Congressional districts must be changed to be as close as possible to even which means that the 1st Congressional District, which is centered around Bernalillo County, is too large by 15,546 residents and the 3rd Congressional District, which covers northern New Mexico, is 6,891 over the ideal district population. The 2nd Congressional District, meanwhile, is 22,437 people under the ideal district population.
These numbers come from dividing the 2,059,179 residents of New Mexico, according to the 2010 census, by three.
Sanderoff unveiled eight maps which he said he hoped would promote discussion. When talking about Concept Map D, he misspoke and said it was intended to provoke – however the slip of the tongue might be accurate considering the radical changes it would make.
The Concept D map would place Rio Rancho and Albuquerque in the same congressional district and move the South Valley, a traditional Democratic stronghold, to the 2nd Congressional District. When Sanderoff outlined the changes the crowd in the room audibly gasped.
The map would also move Cibola, Catron, Torrance, Guadalupe and DeBaca counties as well as parts of Socorro and Roosevelt counties into the 3rd Congressional District.

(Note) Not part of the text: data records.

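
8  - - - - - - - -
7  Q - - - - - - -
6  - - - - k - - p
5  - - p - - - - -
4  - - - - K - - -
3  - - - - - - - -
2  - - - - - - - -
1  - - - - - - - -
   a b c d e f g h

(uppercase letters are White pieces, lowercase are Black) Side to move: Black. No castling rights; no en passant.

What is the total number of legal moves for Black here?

4

Black to move; king on e6.
In check: no.
Legal moves: Kf6, Kd6, h5, c4.
Count: 4.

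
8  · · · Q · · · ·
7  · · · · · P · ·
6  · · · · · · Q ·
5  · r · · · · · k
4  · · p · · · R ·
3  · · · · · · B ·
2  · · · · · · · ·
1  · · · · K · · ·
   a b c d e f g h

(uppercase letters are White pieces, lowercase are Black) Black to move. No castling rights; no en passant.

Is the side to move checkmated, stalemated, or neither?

checkmate

Black to move; black king on h5.
In check: yes, from the white queen on g6.
King squares — g4: attacked by Qg6; h4: attacked by Bg3; g5: attacked by Rg4; g6: attacked by Rg4; h6: attacked by Qg6.
Legal moves for Black: none.
In check with no legal moves → checkmate.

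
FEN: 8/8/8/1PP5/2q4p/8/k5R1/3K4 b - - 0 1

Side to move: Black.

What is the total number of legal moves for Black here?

Black to move; king on a2.
In check: yes, from the white rook on g2.
Legal moves: Kb3, Ka3, Kb1, Ka1, Qe2+, Qc2+.
Count: 6.

6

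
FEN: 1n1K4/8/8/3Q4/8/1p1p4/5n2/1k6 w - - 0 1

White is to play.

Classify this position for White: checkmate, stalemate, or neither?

neither

White to move; white king on d8.
In check: no.
Legal moves for White include: Ke8, Kc8, Ke7, Kc7, Qg8, Qa8, Qf7, Qd7, Qb7, Qe6, Qd6, Qc6, Qh5, Qg5, Qf5, Qe5, Qc5, Qb5, ... (list truncated; more exist).
White has legal moves and is not in check → neither.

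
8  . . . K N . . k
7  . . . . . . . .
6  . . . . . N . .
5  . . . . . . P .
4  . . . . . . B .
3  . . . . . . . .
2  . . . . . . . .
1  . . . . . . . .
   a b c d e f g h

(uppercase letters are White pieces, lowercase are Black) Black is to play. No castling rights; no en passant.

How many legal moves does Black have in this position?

0

Black to move; king on h8.
In check: no.
Legal moves: none.
Count: 0.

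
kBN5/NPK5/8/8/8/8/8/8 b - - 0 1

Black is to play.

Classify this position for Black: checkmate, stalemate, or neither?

Black to move; black king on a8.
In check: yes, from the white pawn on b7.
King squares — a7: attacked by Bb8; b7: attacked by Kc7; b8: attacked by Kc7.
Legal moves for Black: none.
In check with no legal moves → checkmate.

checkmate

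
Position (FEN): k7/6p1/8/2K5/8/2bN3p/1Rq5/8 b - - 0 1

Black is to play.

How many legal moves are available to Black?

24

Black to move; king on a8.
In check: no.
Legal moves: Ka7, Bf6+, Be5+, Ba5+, Bd4+, Bb4+, Bd2+, Bxb2+, Be1+, Qa4, Qxd3, Qb3, Qh2, Qg2, Qf2+, Qe2, Qd2, Qxb2, Qd1, Qc1, Qb1, g6, h2, g5.
Count: 24.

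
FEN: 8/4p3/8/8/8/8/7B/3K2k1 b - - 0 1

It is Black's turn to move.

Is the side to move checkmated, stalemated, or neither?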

The map would also have all of Valencia and part of Bernalillo county moved into the 2nd Congressional District.
Other unlikely maps were shown just to promote discussion. This included one district which would put Eastern New Mexico into the 2nd Congressional District.
While Research and Polling put forward the eight concepts the committee would have a say in the maps and the Legislature and governor would have the final say in the districts that have the potential to shift political power for the next decade and potentially longer.
The current maps are actually largely based on the maps passed by the legislature in 1991 after then-governor Gary Johnson, a Republican, vetoed the districts passed by the legislature. A judge then drew the boundaries to state House and congressional districts by changing the districts as little as possible.
The state Senate boundaries were created later after a legislative compromise because the state Senate was not up for election until 2004.
While there must be “almost absolute equality” in congressional districts, Browde told the committee, “that rigidity is not required” when it comes to the state districts.
The rule of thumb is that districts can be within plus or minus five percent of the ideal population.
Sanderoff later said that legislators can legally use the plus or minus five percent number as long is it isn’t “for an evil reason.” That is, no gerrymandered districts.
One big concern from legislators on the committee came from possible litigation over the districts.
Attorney Luis Stelzner told the committee that the litigation in the 2001 redistricting cost the state over $3.5 million.
Any voter in New Mexico can challenge the finished maps and a number of committee-members spoke about limiting the cost. Speaker of the House Ben Lujan, D-Nambe, said that in 2001 attorneys, consultants and others from outside the state collected legal fees from the state after the litigation over the redistricting.
This was the first of nine meetings of the committee throughout the state. The final meeting will also be in Santa Fe on August 31 where the committee will seek to approve maps for the special session to choose from.
In 2001, there were 14 public meetings. However the redistricting committee had its budget reduced after Gov. Susana Martinez vetoed $100,000 in funding for the redistricting committee.
The 18-member committee is made up of11 Democrats and seven Republicans. Another 23 lawmakers serve as non-voting advisory members.
The redistricting process faces a completion deadline of October 1. That is the date when petitions to appear on the primary ballot can begin to be circulated. Candidates will need to know which district they are running.
The committee may ask Governor Susana Martinez to issue a special session on either September 6, the day after Labor Day, or September 12. Some committee-members expressed concern that the Santa Fe Fiestas would drive up the price of hotels for legislators not within driving distance of Santa Fe.